Something a friend of mine wrote on her Facebook made me realize that movies really don't portray how life shattering and painful a breakup really is. Breakups are devastating. While my breakup technically happened just a few days before Valentine's Day, we carried on as if nothing had happened and the actual severing of the relationship happened about a month ago. These last few days, I haven't been able to sleep (it's 5am as I write this, I got up after a futile attempt at sleeping), I'm hungry but I can't bring myself to eat anything of any substance, and I can't seem to stop crying. When I do try to sleep all I can do is think and wonder what I did wrong, if he's rebounding, if there's any hope for reparations.

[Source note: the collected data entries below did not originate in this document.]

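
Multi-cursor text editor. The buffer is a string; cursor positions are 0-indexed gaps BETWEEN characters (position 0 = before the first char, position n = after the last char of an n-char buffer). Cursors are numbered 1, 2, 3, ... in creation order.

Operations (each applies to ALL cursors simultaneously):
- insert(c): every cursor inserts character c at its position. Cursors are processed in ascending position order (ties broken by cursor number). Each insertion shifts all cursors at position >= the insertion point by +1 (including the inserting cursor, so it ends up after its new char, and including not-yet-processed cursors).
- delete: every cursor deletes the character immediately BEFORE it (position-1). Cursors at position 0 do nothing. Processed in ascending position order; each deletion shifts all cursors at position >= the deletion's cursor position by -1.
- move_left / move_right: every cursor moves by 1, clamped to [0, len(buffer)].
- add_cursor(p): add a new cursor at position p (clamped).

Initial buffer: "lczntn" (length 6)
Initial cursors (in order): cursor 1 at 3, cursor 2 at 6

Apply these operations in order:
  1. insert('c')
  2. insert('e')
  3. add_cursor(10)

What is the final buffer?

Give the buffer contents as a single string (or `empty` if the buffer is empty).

Answer: lczcentnce

Derivation:
After op 1 (insert('c')): buffer="lczcntnc" (len 8), cursors c1@4 c2@8, authorship ...1...2
After op 2 (insert('e')): buffer="lczcentnce" (len 10), cursors c1@5 c2@10, authorship ...11...22
After op 3 (add_cursor(10)): buffer="lczcentnce" (len 10), cursors c1@5 c2@10 c3@10, authorship ...11...22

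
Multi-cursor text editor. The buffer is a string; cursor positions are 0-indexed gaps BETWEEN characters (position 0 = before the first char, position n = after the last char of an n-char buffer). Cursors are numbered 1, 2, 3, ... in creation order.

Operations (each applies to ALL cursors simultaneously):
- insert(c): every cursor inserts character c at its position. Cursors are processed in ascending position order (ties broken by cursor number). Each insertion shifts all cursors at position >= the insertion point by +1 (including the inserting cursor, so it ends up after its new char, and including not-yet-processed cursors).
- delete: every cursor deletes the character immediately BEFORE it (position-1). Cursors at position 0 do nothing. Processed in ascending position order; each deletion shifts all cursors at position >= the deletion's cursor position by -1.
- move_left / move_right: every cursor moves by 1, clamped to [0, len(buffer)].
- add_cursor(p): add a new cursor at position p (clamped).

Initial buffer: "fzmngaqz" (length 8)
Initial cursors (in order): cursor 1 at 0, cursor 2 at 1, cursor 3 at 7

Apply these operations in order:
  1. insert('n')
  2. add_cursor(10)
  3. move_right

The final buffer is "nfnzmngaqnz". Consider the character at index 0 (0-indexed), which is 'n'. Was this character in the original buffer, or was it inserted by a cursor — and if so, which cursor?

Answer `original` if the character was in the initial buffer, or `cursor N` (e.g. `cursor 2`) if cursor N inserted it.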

I went away in February, went out of state for 8 days and spent that time really thinking about what I wanted. When I realized that I was texting him every day and I wanted to share all of the things I was doing with him, I realized that I was ready to face my fear of commitment and the "L" word and realized I could really see the long haul. He was ecstatic and we were so happy, but not back together. We were just... friends with benefits that said I love you a lot. But... we would lie in bed at night and talk about the long term and plan out trips to Europe and were so in love.

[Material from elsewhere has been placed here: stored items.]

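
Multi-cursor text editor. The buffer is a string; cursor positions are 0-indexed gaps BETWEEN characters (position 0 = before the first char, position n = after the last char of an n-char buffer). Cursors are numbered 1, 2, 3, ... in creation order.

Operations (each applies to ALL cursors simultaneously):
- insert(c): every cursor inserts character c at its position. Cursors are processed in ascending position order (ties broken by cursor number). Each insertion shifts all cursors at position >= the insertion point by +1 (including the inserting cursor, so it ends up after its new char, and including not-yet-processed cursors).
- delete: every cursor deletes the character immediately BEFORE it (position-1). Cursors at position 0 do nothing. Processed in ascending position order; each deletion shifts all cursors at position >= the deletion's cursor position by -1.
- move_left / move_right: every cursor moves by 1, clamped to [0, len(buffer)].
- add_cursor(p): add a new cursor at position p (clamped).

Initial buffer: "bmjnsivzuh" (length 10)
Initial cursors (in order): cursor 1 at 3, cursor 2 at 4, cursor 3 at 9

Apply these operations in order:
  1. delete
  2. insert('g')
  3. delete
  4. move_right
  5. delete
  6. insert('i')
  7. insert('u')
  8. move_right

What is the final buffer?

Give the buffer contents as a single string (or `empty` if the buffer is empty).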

It's so hard to write this.
I'm so filled with confusion and fear and sadness. I walk on eggshells when I send him a text and he sends me very short answers. I finally emailed him and he said he is happy with the way things are. That is, happy without me there. Am I reading too far between the lines? I want to text bomb his phone with questions, I want to be aggressive and ask why? Why when I was ready did you have this crisis? Why couldn't you have let me stay by your side through it? Why couldn't you just keep my love? Why are you not really answering the questions in my email?
I'm going to be seeing him Saturday night and I feel like it's going to be so tense. And I know I'll probably end up crying at some point. Sigh... I might actually have to call him tonight because I don't think he understood part of my email (there's some household drama that I'm wanting to avoid overall this weekend while we game). Maybe I could... maybe.